Los medios actuales relatan los resultados de un evento antes de que los actores (incluidos los delegados presentes) puedan ofrecer su versión. Hay una suerte de realismo e inmediatez irrefrenables que diluyen con severidad la personalidad creativa del representante diplomático como su genuino y sofisticado intermediario.

En desagravio de quienes han sentido la inmensidad del aluvión de prestigio literario-diplomático del pasado mexicano, cabe decir que el nuevo entorno resulta, por lo menos, limitativo. Más lo impacta, incluso, un asunto trascendental que permea todo el debate literario por encima de consideraciones diplomáticas o de otra índole: la utilización de las nuevas tecnologías, páginas web, newsletters digitales, twiters, facebooks están cambiando todo discurso creativo. A ello se añade que, a pesar de su mascarada poco oficial, esas “plataformas” se han convertido paradójicamente en una manera de actuar indispensable del funcionario, del gobierno y de la diplomacia misma.

Las redes sociales están peleadas con el tiempo tranquilo, con el sillón de lectura, con la pausa, con ese saborear que compete a la construcción poética y narrativa; incluso con la propia lectura a profundidad y con aquella que se emprende valientemente por mero disfrute. Así que las tensiones que circundan al escritor-diplomático son más contradictorias e invitan a que un nuevo fantasma inunde la habitación: la vieja armonía de las dos profesiones, literatura y diplomacia, parece ser disonancia contemporánea.

Me resisto a verlo así: al igual que el futuro del libro y de la literatura se descubre paradójico pero emocionante —los jóvenes apasionados de la insulsa premura del Instagram devoran por igual novelas de 600 páginas—, el diplomático sigue siendo la puerta a la otredad, la primera fuente de una aventura de extremos culturales que enriquece toda alma curiosa y que requiere de exégetas bien dotados de sensibilidad.
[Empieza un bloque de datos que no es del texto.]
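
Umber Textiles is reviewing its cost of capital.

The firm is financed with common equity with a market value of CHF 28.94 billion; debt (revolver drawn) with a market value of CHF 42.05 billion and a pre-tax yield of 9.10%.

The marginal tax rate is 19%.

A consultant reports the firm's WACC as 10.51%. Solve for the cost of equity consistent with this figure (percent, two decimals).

15.07%

Total capital V = 28.94 + 42.05 = 70.99.
Equity weight = 28.94/70.99 = 0.4077.
Revolver drawn weight = 42.05/70.99 = 0.5923.
Debt contribution = 0.5923 × 9.1% × (1 − 19%) = 4.3661%.
Required equity contribution = 10.51% − 4.3661% = 6.1439%.
Re = 6.1439% / 0.4077 = 15.0710%.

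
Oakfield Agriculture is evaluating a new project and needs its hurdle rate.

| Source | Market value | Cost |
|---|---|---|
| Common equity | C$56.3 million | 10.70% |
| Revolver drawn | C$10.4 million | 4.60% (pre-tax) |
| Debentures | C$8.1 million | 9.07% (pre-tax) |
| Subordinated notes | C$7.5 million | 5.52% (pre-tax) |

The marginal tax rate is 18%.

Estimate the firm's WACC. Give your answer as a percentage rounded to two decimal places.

8.94%

Total capital V = 56.3 + 10.4 + 8.1 + 7.5 = 82.3.
Equity: weight = 56.3/82.3 = 0.6841; cost = 10.7%.
Revolver drawn: weight = 10.4/82.3 = 0.1264; after-tax cost = 4.6% × (1 − 18%) = 3.7720%.
Debentures: weight = 8.1/82.3 = 0.0984; after-tax cost = 9.07% × (1 − 18%) = 7.4374%.
Subordinated notes: weight = 7.5/82.3 = 0.0911; after-tax cost = 5.52% × (1 − 18%) = 4.5264%.
WACC = 0.6841 × 10.7000% + 0.1264 × 3.7720% + 0.0984 × 7.4374% + 0.0911 × 4.5264% = 8.9408%.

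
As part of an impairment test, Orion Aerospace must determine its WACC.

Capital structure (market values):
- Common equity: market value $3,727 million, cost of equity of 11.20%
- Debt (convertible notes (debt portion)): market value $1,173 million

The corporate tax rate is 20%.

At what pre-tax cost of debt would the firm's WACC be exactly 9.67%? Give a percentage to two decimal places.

6.01%

Total capital V = 3727 + 1173 = 4900.
Equity weight = 3727/4900 = 0.7606.
Convertible notes (debt portion) weight = 1173/4900 = 0.2394.
Equity contribution = 0.7606 × 11.2% = 8.5189%.
Remaining for debt = 9.67% − 8.5189% = 1.1511%.
Rd × (1 − 20%) × 0.2394 = 1.1511%  ⇒  Rd = 6.0109%.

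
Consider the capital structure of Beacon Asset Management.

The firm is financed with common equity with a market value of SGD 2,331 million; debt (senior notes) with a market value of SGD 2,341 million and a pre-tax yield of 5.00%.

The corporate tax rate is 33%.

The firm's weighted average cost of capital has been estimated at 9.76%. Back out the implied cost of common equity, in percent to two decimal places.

16.20%

Total capital V = 2331 + 2341 = 4672.
Equity weight = 2331/4672 = 0.4989.
Senior notes weight = 2341/4672 = 0.5011.
Debt contribution = 0.5011 × 5% × (1 − 33%) = 1.6786%.
Required equity contribution = 9.76% − 1.6786% = 8.0814%.
Re = 8.0814% / 0.4989 = 16.1975%.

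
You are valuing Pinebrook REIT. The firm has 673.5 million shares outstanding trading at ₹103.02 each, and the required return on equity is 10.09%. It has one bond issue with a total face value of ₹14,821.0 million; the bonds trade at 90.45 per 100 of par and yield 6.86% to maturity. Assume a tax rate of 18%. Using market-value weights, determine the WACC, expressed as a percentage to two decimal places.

Market value of equity E = 103.02 × 673.5m = 69383.97m. Market value of debt D = 14821m × 90.45/100 = 13405.5945m.
Total capital V = 69383.97 + 13405.5945 = 82789.5645.
Equity: weight = 69383.97/82789.5645 = 0.8381; cost = 10.09%.
Bonds outstanding: weight = 13405.5945/82789.5645 = 0.1619; after-tax cost = 6.86% × (1 − 18%) = 5.6252%.
WACC = 0.8381 × 10.0900% + 0.1619 × 5.6252% = 9.3670%.

9.37%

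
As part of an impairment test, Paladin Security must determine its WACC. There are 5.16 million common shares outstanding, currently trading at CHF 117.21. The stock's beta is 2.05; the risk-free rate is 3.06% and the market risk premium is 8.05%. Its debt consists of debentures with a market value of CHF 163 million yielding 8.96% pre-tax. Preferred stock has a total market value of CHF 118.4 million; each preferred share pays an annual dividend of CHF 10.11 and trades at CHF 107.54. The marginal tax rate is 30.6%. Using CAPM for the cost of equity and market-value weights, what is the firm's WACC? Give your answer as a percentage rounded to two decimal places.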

Mejor aún, el diplomático es el visor de un desafío perene y cada día más importante: el problema de las peculiaridades culturales que tiene que encontrar su espacio en el concierto de la comunidad humana que parece construirse en un mundo con desafíos que trascienden toda frontera: individuo y cultura local identitaria en relación con la mismísima globalización.

Tan solo esa misión es motivo para regresar al inicio y decir que se escribe “porque sí…”; porque la experiencia de hacerlo es fascinante, porque vale la pena estar despierto, conflictuado, motivado, vivo. Los propios avances tecnológicos y las redes sociales —añadamos también la estremecedora “inteligencia artificial” leída como promisoria transformadora de la totalidad de la civilización— son en sí mismos un basamento para replantear la relectura de la interacción entre sociedades y la forma misma de narrarla. Vale la pena estar ahí.
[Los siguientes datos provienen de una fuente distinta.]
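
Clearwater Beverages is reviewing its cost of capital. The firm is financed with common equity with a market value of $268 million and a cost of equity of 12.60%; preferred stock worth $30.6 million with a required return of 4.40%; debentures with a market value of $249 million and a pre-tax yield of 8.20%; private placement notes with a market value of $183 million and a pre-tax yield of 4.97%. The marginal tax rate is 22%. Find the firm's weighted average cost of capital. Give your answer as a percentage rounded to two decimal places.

Total capital V = 268 + 30.6 + 249 + 183 = 730.6.
Equity: weight = 268/730.6 = 0.3668; cost = 12.6%.
Preferred: weight = 30.6/730.6 = 0.0419; cost = 4.4%.
Debentures: weight = 249/730.6 = 0.3408; after-tax cost = 8.2% × (1 − 22%) = 6.3960%.
Private placement notes: weight = 183/730.6 = 0.2505; after-tax cost = 4.97% × (1 − 22%) = 3.8766%.
WACC = 0.3668 × 12.6000% + 0.0419 × 4.4000% + 0.3408 × 6.3960% + 0.2505 × 3.8766% = 7.9571%.

7.96%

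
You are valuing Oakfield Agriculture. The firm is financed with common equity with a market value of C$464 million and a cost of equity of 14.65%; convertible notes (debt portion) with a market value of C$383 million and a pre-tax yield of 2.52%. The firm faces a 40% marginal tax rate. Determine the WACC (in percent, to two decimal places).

Total capital V = 464 + 383 = 847.
Equity: weight = 464/847 = 0.5478; cost = 14.65%.
Convertible notes (debt portion): weight = 383/847 = 0.4522; after-tax cost = 2.52% × (1 − 40%) = 1.5120%.
WACC = 0.5478 × 14.6500% + 0.4522 × 1.5120% = 8.7092%.

8.71%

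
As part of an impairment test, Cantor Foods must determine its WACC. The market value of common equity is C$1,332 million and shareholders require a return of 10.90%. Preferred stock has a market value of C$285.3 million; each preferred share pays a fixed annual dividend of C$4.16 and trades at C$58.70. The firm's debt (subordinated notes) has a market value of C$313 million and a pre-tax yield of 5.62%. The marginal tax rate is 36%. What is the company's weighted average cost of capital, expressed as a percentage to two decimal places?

9.15%

Cost of preferred: Rp = 4.16 / 58.7 = 7.0869%.
Total capital V = 1332 + 285.3 + 313 = 1930.3.
Equity: weight = 1332/1930.3 = 0.6900; cost = 10.9%.
Preferred: weight = 285.3/1930.3 = 0.1478; cost = 7.0869%.
Subordinated notes: weight = 313/1930.3 = 0.1622; after-tax cost = 5.62% × (1 − 36%) = 3.5968%.
WACC = 0.6900 × 10.9000% + 0.1478 × 7.0869% + 0.1622 × 3.5968% = 9.1522%.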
Y en fin… La necesidad preeminente de diplomáticos capaces de manejar el infinito mundo del poder suave y la diplomacia cultural es motivo para confirmar que esta historia no se acaba, ni se acabará. La única perversidad a la que no podemos permitirle avance alguno es al vacío; ya sea informativo, reflexivo, creativo, donde se ceda y se deje de pensar. Peor aún sería dar paso irrefrenablemente a aquel oscuro pragmatismo que impida el goce de la Musa-literatura. Esa amante recelosa y tacaña tampoco está dispuesta a ceder un milímetro porque eso es ceder la plaza de toda la humanidad… Pero ella, la Musa, independientemente de diplomáticos, profesionistas, traileros, músicos, cómicos, aguafiestas, políticos y demás, siempre ganará.